Early Life and Formative Years
The child of a well-off middle-class family, Copeau was raised in Paris and attended the best schools. At the Lycée Condorcet, he was a talented but nonchalant student whose interest in theatre already consumed him. His first staged play, Brouillard du matin ("Morning Fog"), was presented on March 27, 1897 at the Nouveau-Théâtre as part of the festivities of the alumni association of the Lycée Condorcet. The former president of the French Republic, Casimir-Perier, and the playwright Georges de Porto-Riche both congratulated him on his work. During the same period when Copeau was preparing his baccalauréat exams, he met Agnès Thomsen, a young Danish woman seven years his elder who was in Paris to perfect her French. They first met on March 13, 1896, and Copeau, then a seventeen-year old high school student, quickly fell in love. Eventually, Copeau passed his exams and began his studies in philosophy at the Sorbonne, but the theatre, extensive reading, and his courtship of Agnès left him little time to study and kept him from passing his exams for the licence, despite several attempts. Against his mother's wishes he married Agnès in June 1902 in Copenhagen. Their first child, Marie-Hélène (called Maiène), was born on December 2, 1902.

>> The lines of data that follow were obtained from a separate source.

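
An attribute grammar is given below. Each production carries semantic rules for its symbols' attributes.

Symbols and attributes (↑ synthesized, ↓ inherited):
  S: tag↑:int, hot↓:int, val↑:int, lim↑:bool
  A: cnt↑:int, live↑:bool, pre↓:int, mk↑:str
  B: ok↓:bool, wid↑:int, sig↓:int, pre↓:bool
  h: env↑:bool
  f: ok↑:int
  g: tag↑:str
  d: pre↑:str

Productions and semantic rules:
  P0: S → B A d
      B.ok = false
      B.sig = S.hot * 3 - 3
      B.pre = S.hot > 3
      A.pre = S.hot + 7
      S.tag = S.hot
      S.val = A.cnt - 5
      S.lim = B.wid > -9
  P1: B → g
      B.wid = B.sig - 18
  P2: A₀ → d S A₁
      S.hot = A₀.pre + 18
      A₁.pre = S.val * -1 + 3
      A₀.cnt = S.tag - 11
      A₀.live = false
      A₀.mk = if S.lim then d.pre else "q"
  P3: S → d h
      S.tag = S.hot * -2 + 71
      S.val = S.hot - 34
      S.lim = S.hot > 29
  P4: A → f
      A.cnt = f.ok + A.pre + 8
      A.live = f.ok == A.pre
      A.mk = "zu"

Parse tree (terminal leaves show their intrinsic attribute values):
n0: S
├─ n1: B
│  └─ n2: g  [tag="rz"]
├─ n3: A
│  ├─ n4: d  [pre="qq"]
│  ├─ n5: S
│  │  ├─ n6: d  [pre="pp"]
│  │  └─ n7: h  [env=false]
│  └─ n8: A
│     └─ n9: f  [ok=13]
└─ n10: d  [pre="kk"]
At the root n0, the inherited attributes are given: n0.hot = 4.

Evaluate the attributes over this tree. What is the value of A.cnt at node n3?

2

1. n0.hot = 4  [given at root]
2. n1.ok = false  [false]
3. n1.sig = 9  [S.hot * 3 - 3]
4. n1.pre = true  [S.hot > 3]
5. n2.tag = "rz"  [terminal]
6. n1.wid = -9  [B.sig - 18]
7. n3.pre = 11  [S.hot + 7]
8. n4.pre = "qq"  [terminal]
9. n5.hot = 29  [A₀.pre + 18]
10. n6.pre = "pp"  [terminal]
11. n7.env = false  [terminal]
12. n5.tag = 13  [S.hot * -2 + 71]
13. n5.val = -5  [S.hot - 34]
14. n5.lim = false  [S.hot > 29]
15. n8.pre = 8  [S.val * -1 + 3]
16. n9.ok = 13  [terminal]
17. n8.cnt = 29  [f.ok + A.pre + 8]
18. n8.live = false  [f.ok == A.pre]
19. n8.mk = "zu"  ["zu"]
20. n3.cnt = 2  [S.tag - 11]
21. n3.live = false  [false]
22. n3.mk = "q"  [if S.lim then d.pre else "q"]
23. n10.pre = "kk"  [terminal]
24. n0.tag = 4  [S.hot]
25. n0.val = -3  [A.cnt - 5]
26. n0.lim = false  [B.wid > -9]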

In April 1903, the young family made its way back to France where Copeau took up his duties as director of the family's factory in Raucourt in the Ardennes. He also reinserted himself into a small literary coterie of friends, among them now, André Gide. While living in Angecourt in the Ardennes, Copeau frequently travelled to Paris where he made a name for himself as theatre critic-at-large for several publications. Back in Paris in 1905, Copeau continued his work as theatre critic, writing reviews of such plays as Ibsen's A Doll's House and Gabriele D’Annunzio's La Gioconda as well an overview of the structure of contemporary theatre published in L'Ermitage in February. In mid-April their second daughter, Hedwig was born. In July 1905, he took on a job at the Georges Petit Gallery where he assembled exhibits and wrote the catalogues. He stayed at the Petit Gallery until May 1909. During this period he continued to write theatre reviews and garnered a reputation as an astute and principled judge of the theatre arts. The sale of the factory in Raucourt gave him the financial independence that allowed him to pursue his literary activities as one of the founders of the Nouvelle Revue Française (NRF), a publication that was to become one of the leading arbiters of literary taste in France.
"Liberated", as he said, from his duties at the gallery and from management concerns at the Raucourt factory, Copeau launched himself into his work. In 1910, he bought Le Limon, a piece of property in the Seine-et-Marne département, away from the distractions of Paris. He worked tirelessly on a stage adaptation of Dostoyevsky's The Brothers Karamazov along with his school boy friend, Jean Croué, finishing it by the end of 1910. He was now ready to work in the theatre as a practitioner not only as critic. The play was staged in April 1911 under the direction of Jacques Rouché at the Théâtre des Arts, receiving favorable reviews. Charles Dullin, who played the role of Smerdiakov, was particularly singled out for a fine performance. A second staging of the adaptation the following October, with Louis Jouvet in the role of Father Zossima, confirmed the earlier critical claim.